Elle dit oui, dans un souffle. Mais elle n’est pas vraiment bien. Mathieu lui a menti? Ce n’est un secret pour personne? Qu'est-ce que ça veut dire? Et s’il était marié? À vingt-trois ans, on peut être marié? Oui, bien sûr. Mais alors. Non, il est trop droit. Non, c’est quelque chose d'autre.

— Veux-tu venir chez moi demain? Ne crains rien, je ne suis pas le grand méchant loup...

— Si tu savais comme je m'en fiche du grand méchant loup, c’est pas le problème!

Elle se mord les lèvres. S'il pouvait la croquer, l'engloutir d’un seul coup. Un grand jaillissement de vie et de mort, et puis plus rien. Mais ça ne sera pas aussi facile.

Elle devra se détourner de lui, volontairement. Quand elle aura parlé.

— Si tu savais, Mathieu…

— Ne t'inquiète pas, tout peut être dit. Moi aussi, j'ai l'impression que, quand je t’aurai parlé, le ciel nous tombera sur la tête. Mais finalement, rien n’est jamais aussi terrible qu’on le croit.

Il prend sa main et la serre, tandis que la vague des enfants s'écoule.

— Peut-être retournerons-nous au cinéma Lux en amis?

— Pourquoi? Nous sommes autre chose que des amis?

Sa voix est raüque, pleine de révolte. Elle est toujours sur le point de laisser échapper sa douleur. Parler lui est difficile. Elle se lève.

— À quelle heure demain?

— Quand tu veux. Dix-sept heures, ça te va? Je te ferai un thé chinois. 37, rue Pasteur. Tu vois où c’est? C'est tout près. Tu sonnes en bas et je ouvre. Mon nom, c'est Tournier. J'habite au deuxième, à droite. Tu sais... peut être qu’on exagère...

— On exagère quoi?

— La gravité de la situation.

Oui, elle aimerait bien. Mais inutile d'y songer. Elle ne doit pas croire aux miracles. Elle a eu deux ans pour bien s’enfoncer ça dans la tête. Pas de miracle, plutôt crever que croire au miracle. La situation n'est pas grave du tout, monsieur Mathieu Tournier, elle est désespérée, tout simplement. Demain à dix-sept heures, le rideau tombera. «Finita la commedia», comme dit sa grand-mère. On n’en parlera plus.
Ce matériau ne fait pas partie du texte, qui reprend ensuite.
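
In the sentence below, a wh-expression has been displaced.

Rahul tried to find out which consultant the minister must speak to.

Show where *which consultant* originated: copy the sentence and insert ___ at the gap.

Underlying clause: The minister must speak to which consultant.
'which consultant' is the object of the preposition 'to'. The gap is right after 'to'.

Rahul tried to find out which consultant the minister must speak to ___.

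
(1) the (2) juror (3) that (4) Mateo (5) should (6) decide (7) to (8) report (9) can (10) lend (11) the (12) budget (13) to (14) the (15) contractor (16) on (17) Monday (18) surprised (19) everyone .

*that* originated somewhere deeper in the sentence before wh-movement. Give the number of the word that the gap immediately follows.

The filler 'that' is interpreted as the subject of the clause embedded under 'report'. Fronting leaves a gap immediately after 'report':
The juror that Mateo should decide to report ___ can lend the budget to the contractor on Monday surprised everyone.
'report' is word 8.

8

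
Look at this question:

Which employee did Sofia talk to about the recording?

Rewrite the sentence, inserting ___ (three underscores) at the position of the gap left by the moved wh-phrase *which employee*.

In situ: Sofia did talk to which employee about the recording.
'which employee' functions as the object of the preposition 'to'. The gap is right after 'to'.

Which employee did Sofia talk to ___ about the recording?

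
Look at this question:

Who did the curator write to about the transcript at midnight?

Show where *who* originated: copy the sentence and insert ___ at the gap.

In situ: The curator did write to who about the transcript at midnight.
The filler 'who' is interpreted as the object of the preposition 'to'. The gap is right after 'to'.

Who did the curator write to ___ about the transcript at midnight?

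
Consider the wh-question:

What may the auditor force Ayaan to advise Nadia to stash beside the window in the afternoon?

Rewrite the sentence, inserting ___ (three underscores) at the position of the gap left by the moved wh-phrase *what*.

What may the auditor force Ayaan to advise Nadia to stash ___ beside the window in the afternoon?

Before movement: The auditor may force Ayaan to advise Nadia to stash what beside the window in the afternoon.
The filler 'what' is interpreted as the direct object of 'stash'. The gap is right after 'stash'.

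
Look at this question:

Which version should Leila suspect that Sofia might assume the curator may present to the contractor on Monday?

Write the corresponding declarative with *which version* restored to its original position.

The filler 'which version' is interpreted as the direct object of 'present'. It moves to the left edge, and the trace sits right after 'present':
Which version should Leila suspect that Sofia might assume the curator may present ___ to the contractor on Monday?

Leila should suspect that Sofia might assume the curator may present which version to the contractor on Monday.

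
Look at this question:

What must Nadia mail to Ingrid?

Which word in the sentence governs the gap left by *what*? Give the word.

Before movement: Nadia must mail what to Ingrid.
The filler 'what' is interpreted as the direct object of 'mail'. It moves to the left edge, and the trace sits right after 'mail':
What must Nadia mail ___ to Ingrid?

mail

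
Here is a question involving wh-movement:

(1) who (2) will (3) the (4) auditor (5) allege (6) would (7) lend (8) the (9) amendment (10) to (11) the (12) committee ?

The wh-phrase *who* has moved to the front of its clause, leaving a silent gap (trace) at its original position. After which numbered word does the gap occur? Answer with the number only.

Pre-movement form: The auditor will allege who would lend the amendment to the committee.
'who' is the subject of the clause embedded under 'allege'. Fronting leaves a gap immediately after 'allege':
Who will the auditor allege ___ would lend the amendment to the committee?
'allege' is word 5.

5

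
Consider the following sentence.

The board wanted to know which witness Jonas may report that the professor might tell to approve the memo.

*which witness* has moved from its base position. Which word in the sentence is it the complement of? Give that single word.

tell

In situ: Jonas may report that the professor might tell which witness to approve the memo.
The filler 'which witness' is interpreted as the direct object of 'tell'. Wh-movement fronts it, leaving a gap right after 'tell':
The board wanted to know which witness Jonas may report that the professor might tell ___ to approve the memo.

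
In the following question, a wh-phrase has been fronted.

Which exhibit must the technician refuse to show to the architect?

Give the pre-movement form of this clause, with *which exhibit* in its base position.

'which exhibit' functions as the direct object of 'show'. Wh-movement fronts it, leaving a gap right after 'show':
Which exhibit must the technician refuse to show ___ to the architect?

The technician must refuse to show which exhibit to the architect.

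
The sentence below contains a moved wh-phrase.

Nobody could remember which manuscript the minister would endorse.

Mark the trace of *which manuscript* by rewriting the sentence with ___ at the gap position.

In situ: The minister would endorse which manuscript.
'which manuscript' is the direct object of 'endorse'. The gap is right after 'endorse'.

Nobody could remember which manuscript the minister would endorse ___.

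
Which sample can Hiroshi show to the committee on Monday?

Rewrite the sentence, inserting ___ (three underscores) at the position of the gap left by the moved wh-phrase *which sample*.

Which sample can Hiroshi show ___ to the committee on Monday?

Before movement: Hiroshi can show which sample to the committee on Monday.
'which sample' functions as the direct object of 'show'. The gap is right after 'show'.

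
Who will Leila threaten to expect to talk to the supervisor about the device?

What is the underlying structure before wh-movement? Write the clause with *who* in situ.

The filler 'who' is interpreted as the direct object of 'expect'. Wh-movement fronts it, leaving a gap right after 'expect':
Who will Leila threaten to expect ___ to talk to the supervisor about the device?

Leila will threaten to expect who to talk to the supervisor about the device.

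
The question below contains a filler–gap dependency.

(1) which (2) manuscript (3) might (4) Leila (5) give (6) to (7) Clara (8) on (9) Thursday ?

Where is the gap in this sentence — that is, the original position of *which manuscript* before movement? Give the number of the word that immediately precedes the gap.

Pre-movement form: Leila might give which manuscript to Clara on Thursday.
The filler 'which manuscript' is interpreted as the direct object of 'give'. Fronting leaves a gap immediately after 'give':
Which manuscript might Leila give ___ to Clara on Thursday?
'give' is word 5.

5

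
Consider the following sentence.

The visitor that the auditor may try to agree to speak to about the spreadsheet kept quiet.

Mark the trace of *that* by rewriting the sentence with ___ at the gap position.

The visitor that the auditor may try to agree to speak to ___ about the spreadsheet kept quiet.

'that' functions as the object of the preposition 'to'. The gap is right after 'to'.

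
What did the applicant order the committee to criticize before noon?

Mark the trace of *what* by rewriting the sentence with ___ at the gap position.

Underlying clause: The applicant did order the committee to criticize what before noon.
'what' is the direct object of 'criticize'. The gap is right after 'criticize'.

What did the applicant order the committee to criticize ___ before noon?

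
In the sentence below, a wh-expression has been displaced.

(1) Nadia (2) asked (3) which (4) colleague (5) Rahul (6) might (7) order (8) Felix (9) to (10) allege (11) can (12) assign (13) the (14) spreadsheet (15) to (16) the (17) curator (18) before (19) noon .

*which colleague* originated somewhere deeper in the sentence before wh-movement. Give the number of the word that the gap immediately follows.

10

Before movement: Rahul might order Felix to allege which colleague can assign the spreadsheet to the curator before noon.
'which colleague' functions as the subject of the clause embedded under 'allege'. It moves to the left edge, and the trace sits right after 'allege':
Nadia asked which colleague Rahul might order Felix to allege ___ can assign the spreadsheet to the curator before noon.
'allege' is word 10.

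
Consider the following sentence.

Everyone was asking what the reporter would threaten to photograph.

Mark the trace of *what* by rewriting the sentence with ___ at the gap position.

In situ: The reporter would threaten to photograph what.
'what' is the direct object of 'photograph'. The gap is right after 'photograph'.

Everyone was asking what the reporter would threaten to photograph ___.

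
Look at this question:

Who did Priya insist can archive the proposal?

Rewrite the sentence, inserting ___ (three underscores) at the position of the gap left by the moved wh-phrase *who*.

Who did Priya insist ___ can archive the proposal?

Before movement: Priya did insist who can archive the proposal.
'who' is the subject of the clause embedded under 'insist'. The gap is right after 'insist'.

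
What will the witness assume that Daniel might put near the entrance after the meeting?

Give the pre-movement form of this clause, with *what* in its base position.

'what' functions as the direct object of 'put'. Wh-movement fronts it, leaving a gap right after 'put':
What will the witness assume that Daniel might put ___ near the entrance after the meeting?

The witness will assume that Daniel might put what near the entrance after the meeting.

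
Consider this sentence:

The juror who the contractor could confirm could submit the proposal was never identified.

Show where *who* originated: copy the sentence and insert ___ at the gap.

The juror who the contractor could confirm ___ could submit the proposal was never identified.

'who' functions as the subject of the clause embedded under 'confirm'. The gap is right after 'confirm'.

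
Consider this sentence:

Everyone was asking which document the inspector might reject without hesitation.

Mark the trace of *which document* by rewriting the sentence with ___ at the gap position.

Underlying clause: The inspector might reject which document without hesitation.
'which document' is the direct object of 'reject'. The gap is right after 'reject'.

Everyone was asking which document the inspector might reject ___ without hesitation.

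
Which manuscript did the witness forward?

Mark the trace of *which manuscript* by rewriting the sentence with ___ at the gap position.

Underlying clause: The witness did forward which manuscript.
'which manuscript' is the direct object of 'forward'. The gap is right after 'forward'.

Which manuscript did the witness forward ___?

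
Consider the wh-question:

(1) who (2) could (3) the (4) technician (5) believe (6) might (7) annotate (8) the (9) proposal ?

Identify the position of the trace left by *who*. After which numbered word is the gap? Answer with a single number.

Before movement: The technician could believe who might annotate the proposal.
'who' functions as the subject of the clause embedded under 'believe'. It moves to the left edge, and the trace sits right after 'believe':
Who could the technician believe ___ might annotate the proposal?
'believe' is word 5.

5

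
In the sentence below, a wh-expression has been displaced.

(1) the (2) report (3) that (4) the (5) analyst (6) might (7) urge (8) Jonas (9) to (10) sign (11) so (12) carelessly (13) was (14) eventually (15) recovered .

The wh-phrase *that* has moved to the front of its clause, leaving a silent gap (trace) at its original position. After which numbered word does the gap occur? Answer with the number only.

'that' is the direct object of 'sign'. Fronting leaves a gap immediately after 'sign':
The report that the analyst might urge Jonas to sign ___ so carelessly was eventually recovered.
'sign' is word 10.

10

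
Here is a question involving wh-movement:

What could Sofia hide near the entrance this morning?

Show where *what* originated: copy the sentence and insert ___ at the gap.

In situ: Sofia could hide what near the entrance this morning.
'what' functions as the direct object of 'hide'. The gap is right after 'hide'.

What could Sofia hide ___ near the entrance this morning?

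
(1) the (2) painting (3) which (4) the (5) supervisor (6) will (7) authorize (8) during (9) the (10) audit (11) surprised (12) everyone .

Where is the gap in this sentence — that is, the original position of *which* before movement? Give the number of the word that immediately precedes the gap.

7

'which' functions as the direct object of 'authorize'. Fronting leaves a gap immediately after 'authorize':
The painting which the supervisor will authorize ___ during the audit surprised everyone.
'authorize' is word 7.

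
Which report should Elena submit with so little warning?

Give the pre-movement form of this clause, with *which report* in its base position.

The filler 'which report' is interpreted as the direct object of 'submit'. Fronting leaves a gap immediately after 'submit':
Which report should Elena submit ___ with so little warning?

Elena should submit which report with so little warning.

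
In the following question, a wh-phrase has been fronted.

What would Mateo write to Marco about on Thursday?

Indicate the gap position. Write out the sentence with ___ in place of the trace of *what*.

What would Mateo write to Marco about ___ on Thursday?

In situ: Mateo would write to Marco about what on Thursday.
The filler 'what' is interpreted as the object of the preposition 'about'. The gap is right after 'about'.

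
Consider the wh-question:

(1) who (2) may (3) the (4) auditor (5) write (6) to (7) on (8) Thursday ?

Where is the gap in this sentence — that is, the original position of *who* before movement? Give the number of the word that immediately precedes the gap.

Underlying clause: The auditor may write to who on Thursday.
'who' is the object of the preposition 'to'. Wh-movement fronts it, leaving a gap right after 'to':
Who may the auditor write to ___ on Thursday?
'to' is word 6.

6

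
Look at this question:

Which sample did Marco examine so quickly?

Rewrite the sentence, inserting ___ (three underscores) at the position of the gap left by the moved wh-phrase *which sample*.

Which sample did Marco examine ___ so quickly?

In situ: Marco did examine which sample so quickly.
'which sample' is the direct object of 'examine'. The gap is right after 'examine'.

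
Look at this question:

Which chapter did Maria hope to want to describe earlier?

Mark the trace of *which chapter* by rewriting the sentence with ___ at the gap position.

In situ: Maria did hope to want to describe which chapter earlier.
'which chapter' functions as the direct object of 'describe'. The gap is right after 'describe'.

Which chapter did Maria hope to want to describe ___ earlier?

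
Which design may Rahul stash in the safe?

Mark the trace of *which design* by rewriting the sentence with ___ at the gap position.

Which design may Rahul stash ___ in the safe?

Pre-movement form: Rahul may stash which design in the safe.
The filler 'which design' is interpreted as the direct object of 'stash'. The gap is right after 'stash'.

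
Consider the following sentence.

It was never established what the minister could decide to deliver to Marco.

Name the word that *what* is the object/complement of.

In situ: The minister could decide to deliver what to Marco.
'what' functions as the direct object of 'deliver'. Wh-movement fronts it, leaving a gap right after 'deliver':
It was never established what the minister could decide to deliver ___ to Marco.

deliver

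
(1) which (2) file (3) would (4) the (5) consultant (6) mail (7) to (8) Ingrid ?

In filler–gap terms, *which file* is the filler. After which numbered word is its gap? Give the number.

In situ: The consultant would mail which file to Ingrid.
The filler 'which file' is interpreted as the direct object of 'mail'. It moves to the left edge, and the trace sits right after 'mail':
Which file would the consultant mail ___ to Ingrid?
'mail' is word 6.

6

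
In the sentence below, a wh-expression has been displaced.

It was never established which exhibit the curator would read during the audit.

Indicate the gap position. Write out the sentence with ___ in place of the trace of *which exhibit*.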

Quelque chose se déchire en elle. Elle serre les dents, tord sa bouche en un sourire et pense: «Voilà, c'est ça: “Mon coeur se brise. Ça recommence. Je croyais qu'il était déjà en mille miettes et définitivement, mais non, ça n'arrête pas de se briser ces machins-là. Et ça peut durer combien de temps encore? Je me le demande. En tout cas, c’est horriblement douloureux.»

Debout dans l'allée, ils se serrent très fort l’un contre l’autre, sans s'embrasser. Ils se séparent en entendant le pas de monsieur Piot.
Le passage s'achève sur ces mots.